"Germans and African Americans," unlike other works on African
Americans in Europe, examines the relationship between African
Americans and one country, Germany, in great depth.
"Germans and African Americans" encountered one another within
the context of their national identities and group experiences. In
the nineteenth century, German immigrants to America and to such
communities as Charleston and Cincinnati interacted within the
boundaries of their old-world experiences and ideas and within
surrounding regional notions of a nation fracturing over slavery.

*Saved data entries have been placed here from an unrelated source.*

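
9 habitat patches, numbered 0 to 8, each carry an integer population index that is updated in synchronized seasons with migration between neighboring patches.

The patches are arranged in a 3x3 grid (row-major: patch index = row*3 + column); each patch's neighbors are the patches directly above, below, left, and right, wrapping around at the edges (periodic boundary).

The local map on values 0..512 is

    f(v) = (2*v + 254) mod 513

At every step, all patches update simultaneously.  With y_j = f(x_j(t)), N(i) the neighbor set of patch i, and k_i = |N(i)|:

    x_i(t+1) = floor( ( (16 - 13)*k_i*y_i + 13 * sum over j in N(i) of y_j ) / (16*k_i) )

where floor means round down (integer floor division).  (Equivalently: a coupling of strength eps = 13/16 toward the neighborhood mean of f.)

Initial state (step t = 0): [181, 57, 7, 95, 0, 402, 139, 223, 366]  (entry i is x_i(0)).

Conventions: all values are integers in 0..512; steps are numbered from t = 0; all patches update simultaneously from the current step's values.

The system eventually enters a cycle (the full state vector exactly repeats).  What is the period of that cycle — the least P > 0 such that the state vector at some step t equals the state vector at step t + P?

Simulating step by step:
t=0: [181, 57, 7, 95, 0, 402, 139, 223, 366]
t=1: [242, 233, 248, 166, 257, 298, 248, 261, 191]
t=2: [195, 237, 225, 227, 226, 202, 183, 216, 241]
t=3: [168, 180, 180, 153, 184, 190, 166, 182, 166]
t=4: [79, 98, 94, 86, 96, 89, 75, 92, 94]
t=5: [427, 437, 435, 423, 438, 437, 424, 435, 431]
t=6: [86, 96, 94, 87, 95, 93, 84, 93, 92]
t=7: [432, 439, 438, 432, 439, 438, 430, 437, 436]
t=8: [96, 101, 101, 96, 101, 101, 94, 100, 99]
t=9: [449, 453, 453, 449, 453, 453, 448, 451, 452]
t=10: [128, 131, 131, 128, 131, 131, 127, 130, 130]
t=11: [303, 105, 105, 303, 105, 105, 302, 104, 104]
t=12: [394, 439, 439, 394, 439, 439, 393, 439, 439]
t=13: [52, 87, 87, 52, 87, 87, 52, 87, 87]
t=14: [386, 413, 413, 386, 413, 413, 386, 413, 413]
t=15: [21, 43, 43, 21, 43, 43, 21, 43, 43]
t=16: [313, 331, 331, 313, 331, 331, 313, 331, 331]
t=17: [381, 395, 395, 381, 395, 395, 381, 395, 395]
t=18: [305, 116, 116, 305, 116, 116, 305, 116, 116]
t=19: [405, 458, 458, 405, 458, 458, 405, 458, 458]
t=20: [81, 122, 122, 81, 122, 122, 81, 122, 122]
t=21: [449, 481, 481, 449, 481, 481, 449, 481, 481]
t=22: [152, 177, 177, 152, 177, 177, 152, 177, 177]
t=23: [65, 84, 84, 65, 84, 84, 65, 84, 84]
t=24: [399, 414, 414, 399, 414, 414, 399, 414, 414]
t=25: [38, 49, 49, 38, 49, 49, 38, 49, 49]
t=26: [338, 347, 347, 338, 347, 347, 338, 347, 347]
t=27: [424, 431, 431, 424, 431, 431, 424, 431, 431]
t=28: [81, 87, 87, 81, 87, 87, 81, 87, 87]
t=29: [420, 425, 425, 420, 425, 425, 420, 425, 425]
t=30: [72, 75, 75, 72, 75, 75, 72, 75, 75]
t=31: [400, 402, 402, 400, 402, 402, 400, 402, 402]
t=32: [29, 31, 31, 29, 31, 31, 29, 31, 31]
t=33: [313, 315, 315, 313, 315, 315, 313, 315, 315]
t=34: [368, 370, 370, 368, 370, 370, 368, 370, 370]
t=35: [478, 480, 480, 478, 480, 480, 478, 480, 480]
t=36: [185, 187, 187, 185, 187, 187, 185, 187, 187]
t=37: [112, 114, 114, 112, 114, 114, 112, 114, 114]
t=38: [479, 481, 481, 479, 481, 481, 479, 481, 481]
t=39: [187, 189, 189, 187, 189, 189, 187, 189, 189]
t=40: [116, 118, 118, 116, 118, 118, 116, 118, 118]
t=41: [487, 489, 489, 487, 489, 489, 487, 489, 489]
t=42: [203, 205, 205, 203, 205, 205, 203, 205, 205]
t=43: [148, 150, 150, 148, 150, 150, 148, 150, 150]
t=44: [38, 40, 40, 38, 40, 40, 38, 40, 40]
t=45: [331, 333, 333, 331, 333, 333, 331, 333, 333]
t=46: [404, 406, 406, 404, 406, 406, 404, 406, 406]
t=47: [37, 39, 39, 37, 39, 39, 37, 39, 39]
t=48: [329, 331, 331, 329, 331, 331, 329, 331, 331]
t=49: [400, 402, 402, 400, 402, 402, 400, 402, 402]

Answer: 18
Key observation: The state at step 31, [400, 402, 402, 400, 402, 402, 400, 402, 402], reappears at step 49 — and no state repeats earlier — so the cycle the system enters has period 18.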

In the post-Civil War era in America through the Weimar era,
Germany became a place to which African American entertainers,
travelers, and intellectuals such as W. E. B. Du Bois could go to
escape American racism and find new opportunities. With the rise of
the Third Reich, Germany became the personification of racism, and
African Americans in the 1930s and 1940s could use Hitler's evil
example to goad America about its own racist practices. Postwar
West Germany regained the image as a land more tolerant to African
American soldiers than America. African Americans were important to
Cold War discourse, especially in the internal ideological struggle
between Communist East Germany and democratic West Germany.
Unlike many other countries in Europe, Germany has played a
variety of different and conflicting roles in the African American
narrative and relationship with Europe. It is this diversity of
roles that adds to the complexity of African American and German
interactions and mutual perceptions over time.